You can create a Map with sObject as key with only the attributes which needs to be checked for duplication and value as original sObject. And when doing a check, create a new instance of sObject with the same attributes and check if this instance is present in Map, if it returns true, that means its a duplicate else its not.

Map<Account, Account> mapAccounts = new Map<Account, Account>();
if(myList.size()>0){
    List<Account> allAccounts = [SELECT Name,EMAIL,Company from Account];
    for(Account acc : allAcounts){
        //creating a map with key as sObject with fields Name, Company, Email and value as original Account sObject
        Account keyAcc = new Account(Name = acc.Name, Company = acc.Company, Email = acc.Email);
        mapAccounts.put(keyAcc,acc);
    }
    for(Account nl: myList){
        Account valueToCheck = new Account(Name = nl.Name, Company = nl.Company, Email = nl.Email);
        if(mapAccounts.containsKey(valueToCheck)){
            dup.add(nl);
        } else {
            nondup.add(nl); 
        }
    }
}

And a more traditional approach where you can create a unique key by concatenating the values of the fields which needs to be used for duplication check i.e. in your case, it can be a combination of Name Company and Email, so your key of the Map can be Name-Company-Email and then you can check if the values with same combination exist in the map, if they exist, then they are duplicates else they are not duplicates.

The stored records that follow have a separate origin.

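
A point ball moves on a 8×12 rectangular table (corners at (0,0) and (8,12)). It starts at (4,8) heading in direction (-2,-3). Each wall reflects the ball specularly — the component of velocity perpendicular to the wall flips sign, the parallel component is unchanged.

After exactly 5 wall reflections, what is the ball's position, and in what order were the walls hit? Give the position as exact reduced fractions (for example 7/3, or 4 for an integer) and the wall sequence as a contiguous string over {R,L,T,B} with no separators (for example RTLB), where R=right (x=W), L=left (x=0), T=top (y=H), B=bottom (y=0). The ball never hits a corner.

1. t=2 → L at (0,2); v=(2,-3)
2. t=2/3 → B at (4/3,0); v=(2,3)
3. t=10/3 → R at (8,10); v=(-2,3)
4. t=2/3 → T at (20/3,12); v=(-2,-3)
5. t=10/3 → L at (0,2); v=(2,-3)

Final position: (0,2)
Wall sequence: LBRTL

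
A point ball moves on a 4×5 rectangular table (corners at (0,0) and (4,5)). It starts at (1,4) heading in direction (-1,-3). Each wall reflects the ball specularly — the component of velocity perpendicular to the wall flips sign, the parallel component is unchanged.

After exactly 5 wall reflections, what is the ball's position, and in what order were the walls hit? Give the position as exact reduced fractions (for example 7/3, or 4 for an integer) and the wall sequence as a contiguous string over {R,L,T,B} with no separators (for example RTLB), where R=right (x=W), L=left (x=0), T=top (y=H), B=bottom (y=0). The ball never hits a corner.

Final position: (4,1)
Wall sequence: LBTBR

1. t=1 → L at (0,1); v=(1,-3)
2. t=1/3 → B at (1/3,0); v=(1,3)
3. t=5/3 → T at (2,5); v=(1,-3)
4. t=5/3 → B at (11/3,0); v=(1,3)
5. t=1/3 → R at (4,1); v=(-1,3)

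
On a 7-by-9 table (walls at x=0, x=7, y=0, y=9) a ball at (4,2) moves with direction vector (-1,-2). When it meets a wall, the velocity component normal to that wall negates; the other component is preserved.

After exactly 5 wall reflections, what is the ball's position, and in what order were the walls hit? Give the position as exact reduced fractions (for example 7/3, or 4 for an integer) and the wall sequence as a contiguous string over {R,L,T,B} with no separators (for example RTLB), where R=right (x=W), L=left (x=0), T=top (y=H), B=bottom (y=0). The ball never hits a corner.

Final position: (7,2)
Wall sequence: BLTBR

1. t=1 → B at (3,0); v=(-1,2)
2. t=3 → L at (0,6); v=(1,2)
3. t=3/2 → T at (3/2,9); v=(1,-2)
4. t=9/2 → B at (6,0); v=(1,2)
5. t=1 → R at (7,2); v=(-1,2)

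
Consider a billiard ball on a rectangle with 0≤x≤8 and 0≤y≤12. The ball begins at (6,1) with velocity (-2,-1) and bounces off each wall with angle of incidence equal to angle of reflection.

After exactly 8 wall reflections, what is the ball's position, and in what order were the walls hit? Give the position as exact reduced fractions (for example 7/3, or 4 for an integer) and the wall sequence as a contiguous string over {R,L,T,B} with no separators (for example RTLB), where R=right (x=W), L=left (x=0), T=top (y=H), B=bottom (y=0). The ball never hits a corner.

1. t=1 → B at (4,0); v=(-2,1)
2. t=2 → L at (0,2); v=(2,1)
3. t=4 → R at (8,6); v=(-2,1)
4. t=4 → L at (0,10); v=(2,1)
5. t=2 → T at (4,12); v=(2,-1)
6. t=2 → R at (8,10); v=(-2,-1)
7. t=4 → L at (0,6); v=(2,-1)
8. t=4 → R at (8,2); v=(-2,-1)

Final position: (8,2)
Wall sequence: BLRLTRLR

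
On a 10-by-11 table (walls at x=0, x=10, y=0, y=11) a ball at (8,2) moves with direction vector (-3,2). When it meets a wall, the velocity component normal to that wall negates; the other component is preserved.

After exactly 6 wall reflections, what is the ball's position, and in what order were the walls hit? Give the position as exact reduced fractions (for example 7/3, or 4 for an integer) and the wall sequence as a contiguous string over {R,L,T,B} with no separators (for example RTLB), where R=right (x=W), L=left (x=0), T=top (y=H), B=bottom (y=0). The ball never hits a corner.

1. t=8/3 → L at (0,22/3); v=(3,2)
2. t=11/6 → T at (11/2,11); v=(3,-2)
3. t=3/2 → R at (10,8); v=(-3,-2)
4. t=10/3 → L at (0,4/3); v=(3,-2)
5. t=2/3 → B at (2,0); v=(3,2)
6. t=8/3 → R at (10,16/3); v=(-3,2)

Final position: (10,16/3)
Wall sequence: LTRLBR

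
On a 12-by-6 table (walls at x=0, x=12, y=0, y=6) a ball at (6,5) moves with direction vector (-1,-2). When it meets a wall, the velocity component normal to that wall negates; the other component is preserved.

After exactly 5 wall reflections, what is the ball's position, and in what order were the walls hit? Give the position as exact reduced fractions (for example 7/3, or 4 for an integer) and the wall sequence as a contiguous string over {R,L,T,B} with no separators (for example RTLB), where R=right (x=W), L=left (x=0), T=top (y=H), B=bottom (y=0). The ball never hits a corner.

1. t=5/2 → B at (7/2,0); v=(-1,2)
2. t=3 → T at (1/2,6); v=(-1,-2)
3. t=1/2 → L at (0,5); v=(1,-2)
4. t=5/2 → B at (5/2,0); v=(1,2)
5. t=3 → T at (11/2,6); v=(1,-2)

Final position: (11/2,6)
Wall sequence: BTLBT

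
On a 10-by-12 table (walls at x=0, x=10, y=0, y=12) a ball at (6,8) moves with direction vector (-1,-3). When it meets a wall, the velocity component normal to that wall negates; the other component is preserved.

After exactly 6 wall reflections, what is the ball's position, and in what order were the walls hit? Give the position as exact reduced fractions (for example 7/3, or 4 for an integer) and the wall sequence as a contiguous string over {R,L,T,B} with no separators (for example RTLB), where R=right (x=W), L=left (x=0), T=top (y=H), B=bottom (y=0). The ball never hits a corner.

1. t=8/3 → B at (10/3,0); v=(-1,3)
2. t=10/3 → L at (0,10); v=(1,3)
3. t=2/3 → T at (2/3,12); v=(1,-3)
4. t=4 → B at (14/3,0); v=(1,3)
5. t=4 → T at (26/3,12); v=(1,-3)
6. t=4/3 → R at (10,8); v=(-1,-3)

Final position: (10,8)
Wall sequence: BLTBTR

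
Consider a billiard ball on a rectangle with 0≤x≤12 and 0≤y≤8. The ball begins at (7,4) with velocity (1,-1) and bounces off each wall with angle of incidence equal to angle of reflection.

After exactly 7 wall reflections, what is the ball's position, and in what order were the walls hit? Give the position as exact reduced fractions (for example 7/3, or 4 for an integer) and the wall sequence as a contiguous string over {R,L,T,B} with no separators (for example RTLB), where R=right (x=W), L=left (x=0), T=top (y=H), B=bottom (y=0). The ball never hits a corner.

Final position: (12,7)
Wall sequence: BRTLBTR

1. t=4 → B at (11,0); v=(1,1)
2. t=1 → R at (12,1); v=(-1,1)
3. t=7 → T at (5,8); v=(-1,-1)
4. t=5 → L at (0,3); v=(1,-1)
5. t=3 → B at (3,0); v=(1,1)
6. t=8 → T at (11,8); v=(1,-1)
7. t=1 → R at (12,7); v=(-1,-1)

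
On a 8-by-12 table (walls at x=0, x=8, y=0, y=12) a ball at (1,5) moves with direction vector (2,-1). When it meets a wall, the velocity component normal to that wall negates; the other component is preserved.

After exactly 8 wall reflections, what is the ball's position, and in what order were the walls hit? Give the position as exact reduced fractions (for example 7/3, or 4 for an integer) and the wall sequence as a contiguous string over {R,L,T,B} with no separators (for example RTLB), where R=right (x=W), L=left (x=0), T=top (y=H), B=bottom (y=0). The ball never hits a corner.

1. t=7/2 → R at (8,3/2); v=(-2,-1)
2. t=3/2 → B at (5,0); v=(-2,1)
3. t=5/2 → L at (0,5/2); v=(2,1)
4. t=4 → R at (8,13/2); v=(-2,1)
5. t=4 → L at (0,21/2); v=(2,1)
6. t=3/2 → T at (3,12); v=(2,-1)
7. t=5/2 → R at (8,19/2); v=(-2,-1)
8. t=4 → L at (0,11/2); v=(2,-1)

Final position: (0,11/2)
Wall sequence: RBLRLTRL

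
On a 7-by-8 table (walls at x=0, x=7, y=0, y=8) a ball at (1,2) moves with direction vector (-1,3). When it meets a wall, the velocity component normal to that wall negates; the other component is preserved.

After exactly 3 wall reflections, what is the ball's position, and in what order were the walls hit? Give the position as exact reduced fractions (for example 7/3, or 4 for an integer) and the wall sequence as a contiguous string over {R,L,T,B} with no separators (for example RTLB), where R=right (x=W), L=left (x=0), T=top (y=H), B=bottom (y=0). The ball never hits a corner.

1. t=1 → L at (0,5); v=(1,3)
2. t=1 → T at (1,8); v=(1,-3)
3. t=8/3 → B at (11/3,0); v=(1,3)

Final position: (11/3,0)
Wall sequence: LTB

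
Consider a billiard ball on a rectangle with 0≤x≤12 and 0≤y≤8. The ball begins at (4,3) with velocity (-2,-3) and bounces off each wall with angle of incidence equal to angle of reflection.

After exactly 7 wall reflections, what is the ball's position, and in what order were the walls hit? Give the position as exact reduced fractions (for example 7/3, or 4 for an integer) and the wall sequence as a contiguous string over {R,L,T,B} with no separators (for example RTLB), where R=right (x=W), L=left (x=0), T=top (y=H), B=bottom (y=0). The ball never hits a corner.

1. t=1 → B at (2,0); v=(-2,3)
2. t=1 → L at (0,3); v=(2,3)
3. t=5/3 → T at (10/3,8); v=(2,-3)
4. t=8/3 → B at (26/3,0); v=(2,3)
5. t=5/3 → R at (12,5); v=(-2,3)
6. t=1 → T at (10,8); v=(-2,-3)
7. t=8/3 → B at (14/3,0); v=(-2,3)

Final position: (14/3,0)
Wall sequence: BLTBRTB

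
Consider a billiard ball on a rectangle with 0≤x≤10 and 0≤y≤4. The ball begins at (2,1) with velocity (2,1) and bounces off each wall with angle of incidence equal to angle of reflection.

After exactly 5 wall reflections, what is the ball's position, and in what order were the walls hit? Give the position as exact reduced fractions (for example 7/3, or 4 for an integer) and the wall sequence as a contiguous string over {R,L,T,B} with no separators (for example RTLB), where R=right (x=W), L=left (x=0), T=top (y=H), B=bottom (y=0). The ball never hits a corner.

Final position: (4,4)
Wall sequence: TRBLT

1. t=3 → T at (8,4); v=(2,-1)
2. t=1 → R at (10,3); v=(-2,-1)
3. t=3 → B at (4,0); v=(-2,1)
4. t=2 → L at (0,2); v=(2,1)
5. t=2 → T at (4,4); v=(2,-1)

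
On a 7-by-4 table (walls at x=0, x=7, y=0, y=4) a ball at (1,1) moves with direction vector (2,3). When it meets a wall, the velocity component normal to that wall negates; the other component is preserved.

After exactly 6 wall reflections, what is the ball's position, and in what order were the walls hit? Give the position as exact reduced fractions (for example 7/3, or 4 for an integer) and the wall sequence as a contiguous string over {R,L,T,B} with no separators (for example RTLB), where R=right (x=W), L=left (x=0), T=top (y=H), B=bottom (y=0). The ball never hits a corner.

1. t=1 → T at (3,4); v=(2,-3)
2. t=4/3 → B at (17/3,0); v=(2,3)
3. t=2/3 → R at (7,2); v=(-2,3)
4. t=2/3 → T at (17/3,4); v=(-2,-3)
5. t=4/3 → B at (3,0); v=(-2,3)
6. t=4/3 → T at (1/3,4); v=(-2,-3)

Final position: (1/3,4)
Wall sequence: TBRTBT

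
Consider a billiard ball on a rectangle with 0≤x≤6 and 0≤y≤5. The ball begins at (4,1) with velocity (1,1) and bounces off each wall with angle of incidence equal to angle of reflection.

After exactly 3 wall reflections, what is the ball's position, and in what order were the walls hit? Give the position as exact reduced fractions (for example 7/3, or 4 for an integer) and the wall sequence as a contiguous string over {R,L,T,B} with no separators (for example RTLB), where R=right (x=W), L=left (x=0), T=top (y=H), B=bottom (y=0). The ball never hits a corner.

1. t=2 → R at (6,3); v=(-1,1)
2. t=2 → T at (4,5); v=(-1,-1)
3. t=4 → L at (0,1); v=(1,-1)

Final position: (0,1)
Wall sequence: RTL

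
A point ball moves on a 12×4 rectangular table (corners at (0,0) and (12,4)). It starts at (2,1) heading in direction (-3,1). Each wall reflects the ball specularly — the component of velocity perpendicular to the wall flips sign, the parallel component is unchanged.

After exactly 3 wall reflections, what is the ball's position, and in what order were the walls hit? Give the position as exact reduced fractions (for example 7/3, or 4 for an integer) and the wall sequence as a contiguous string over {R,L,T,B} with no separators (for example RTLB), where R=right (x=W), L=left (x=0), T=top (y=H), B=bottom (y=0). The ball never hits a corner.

1. t=2/3 → L at (0,5/3); v=(3,1)
2. t=7/3 → T at (7,4); v=(3,-1)
3. t=5/3 → R at (12,7/3); v=(-3,-1)

Final position: (12,7/3)
Wall sequence: LTR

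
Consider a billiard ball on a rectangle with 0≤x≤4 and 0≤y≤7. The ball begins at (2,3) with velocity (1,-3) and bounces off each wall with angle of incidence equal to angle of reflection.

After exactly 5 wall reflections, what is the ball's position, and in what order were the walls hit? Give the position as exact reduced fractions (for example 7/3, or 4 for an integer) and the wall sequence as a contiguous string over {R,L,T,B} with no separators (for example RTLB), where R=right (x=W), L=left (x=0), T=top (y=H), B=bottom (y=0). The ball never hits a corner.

1. t=1 → B at (3,0); v=(1,3)
2. t=1 → R at (4,3); v=(-1,3)
3. t=4/3 → T at (8/3,7); v=(-1,-3)
4. t=7/3 → B at (1/3,0); v=(-1,3)
5. t=1/3 → L at (0,1); v=(1,3)

Final position: (0,1)
Wall sequence: BRTBL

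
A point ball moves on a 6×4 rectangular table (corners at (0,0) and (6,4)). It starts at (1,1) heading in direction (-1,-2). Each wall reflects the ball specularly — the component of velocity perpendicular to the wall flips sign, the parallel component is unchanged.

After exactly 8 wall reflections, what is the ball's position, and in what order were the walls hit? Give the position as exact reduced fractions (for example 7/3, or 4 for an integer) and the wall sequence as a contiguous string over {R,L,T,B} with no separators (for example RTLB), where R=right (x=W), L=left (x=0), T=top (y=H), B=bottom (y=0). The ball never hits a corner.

1. t=1/2 → B at (1/2,0); v=(-1,2)
2. t=1/2 → L at (0,1); v=(1,2)
3. t=3/2 → T at (3/2,4); v=(1,-2)
4. t=2 → B at (7/2,0); v=(1,2)
5. t=2 → T at (11/2,4); v=(1,-2)
6. t=1/2 → R at (6,3); v=(-1,-2)
7. t=3/2 → B at (9/2,0); v=(-1,2)
8. t=2 → T at (5/2,4); v=(-1,-2)

Final position: (5/2,4)
Wall sequence: BLTBTRBT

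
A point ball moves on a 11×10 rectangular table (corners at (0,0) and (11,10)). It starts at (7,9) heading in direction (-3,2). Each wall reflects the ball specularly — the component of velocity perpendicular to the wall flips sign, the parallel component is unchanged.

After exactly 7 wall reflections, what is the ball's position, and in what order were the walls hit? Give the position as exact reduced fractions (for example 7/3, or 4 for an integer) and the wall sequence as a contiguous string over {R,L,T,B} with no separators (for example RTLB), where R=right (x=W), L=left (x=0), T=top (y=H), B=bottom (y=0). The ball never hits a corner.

Final position: (11,13/3)
Wall sequence: TLBRLTR

1. t=1/2 → T at (11/2,10); v=(-3,-2)
2. t=11/6 → L at (0,19/3); v=(3,-2)
3. t=19/6 → B at (19/2,0); v=(3,2)
4. t=1/2 → R at (11,1); v=(-3,2)
5. t=11/3 → L at (0,25/3); v=(3,2)
6. t=5/6 → T at (5/2,10); v=(3,-2)
7. t=17/6 → R at (11,13/3); v=(-3,-2)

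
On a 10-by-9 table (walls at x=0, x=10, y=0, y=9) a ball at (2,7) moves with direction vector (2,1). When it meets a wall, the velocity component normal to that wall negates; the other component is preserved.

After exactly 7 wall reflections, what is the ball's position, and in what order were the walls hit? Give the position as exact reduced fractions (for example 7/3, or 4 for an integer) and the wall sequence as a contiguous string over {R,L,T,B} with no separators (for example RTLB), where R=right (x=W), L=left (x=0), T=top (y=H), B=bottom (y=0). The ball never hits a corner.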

So your code using this approach should be something like below

Map<string, Account> mapAccounts = new Map<string, Account>();
if(myList.size()>0){
    List<Account> allAccounts = [SELECT Name,EMAIL,Company from Account];
    string originalKey='';
    string verificationKey='';
    for(Account acc : allAcounts){
        //creating a map with key as 'Name-Company-Email' and value as Account sObject
        tempKey = string.valueOf(acc.Name!=null ? acc.Name : '' ) + '-' + 
                        string.valueOf(acc.Company!=null ? acc.Company : '' ) + '-' + 
                        string.valueOf(acc.EMAIL!=null ? acc.EMAIL : '' );
        mapAccounts.put(tempKey, acc);
    }
    for(Account nl: myList){
        verificationKey = string.valueOf(nl.Name!=null ? nl.Name : '' ) + '-' + 
                        string.valueOf(nl.Company!=null ? nl.Company : '' ) + '-' + 
                        string.valueOf(nl.EMAIL!=null ? nl.EMAIL : '' );
        if(mapAccounts.containsKey(verificationKey)){
            dup.add(nl);
        } else {
            nondup.add(nl); 
        }
    }
}

The problem with your code is that you are looping the same records multiple times for various combination and due to this every time the condition doesn't match, it will go into the else condition and add it as a non duplicate value. Although that can be avoided by using other techniques, but still I won't prefer that approach as it impacts the performance.